A Macerata, senza nulla togliere al ricordo di Sergio Ramelli, sulla cui intitolazione sono d’accordo, avrei innanzitutto fatto un evento per ricordare gli ottant’anni dall’assassinio del filosofo Giovanni Gentile, ma forse qualcosa è già in programma e io non ne sono a conoscenza. gv
Pura follia … Cioè: per “riconciliare” tutti, onoriamo tutti un’unica vittima purché, però, sia una vittima neofascista (una sola, quella, tra le centinaia di destra, di sinistra, di nessuno schieramento vittime di una stagione che vide “14.591 atti di violenza politicamente motivati contro persone o cose”!). E lo si propone, con puntualità sconcertante, proprio nel 40° anniversario della strage neofascista di Brescia. Ma che memoria storica è questa, se non una memoria tragicamente di parte? E si fa quella proposta, addirittura, alla vigilia del 25 aprile, quando per riconciliarci tutti c’è un solo modo: riconoscersi tutti nell’atto fondativo della Repubblica frutto della liberazione dal fascismo, quindi dicendosi e sentendosi tutti antifascisti.
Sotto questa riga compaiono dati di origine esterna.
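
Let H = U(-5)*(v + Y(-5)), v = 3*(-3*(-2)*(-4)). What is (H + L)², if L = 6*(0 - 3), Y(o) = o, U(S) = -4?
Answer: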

Chiedono alla Meloni se è antifascista. Significa che siamo arrivati ad un punto di rimbambimento tale che possiamo dire di tutto. Dall’altra parte vorrebbero opporsi alla destra perseverando a ripresentare le stesse facce, formate per lo più da trasformisti per continuare a succhiare il sangue agli italiani. Se ne salvano quanti, uno.. due.. tre, ma non fa più politica dopo essere scappata a gambe levate visto che in quel partito c’è qualcuno ancora con la faccia tosta da insistere dopo aver trascorso anni tra renzismo e fallimento personale ma che è ancora in cerca di una poltrona. Per fortuna è talmente inutile che verrà battuto da chi è come lui però più furba. Ma andate a parare le pecore tutti e due che fate meglio, questa politicamente è la mia più alta espressione con cui gratificarli visto i risultati finora raggiunti. Ma se qualcuno non vi sta bene perché cercare tra chi si sa già che non può essere l’alternativa, almeno che chi lo sostiene come spesso accade spera di avere il suo tornaconto e che però si accorgerà ben presto che dovrà aspettare altri cinque anni per risbagliare di nuovo. Tornando all’articolo, questa riappacificazione non ho ben capito chi la cerca anzi vedere certi politici partecipare mi sanno tanto di imbucati ad una festa dove nessuno li vuole. A me pare che ognuno cerchi solo il potere.
Caro Massimo, cosa potevi aspettarti da chi ha fatto la proposta?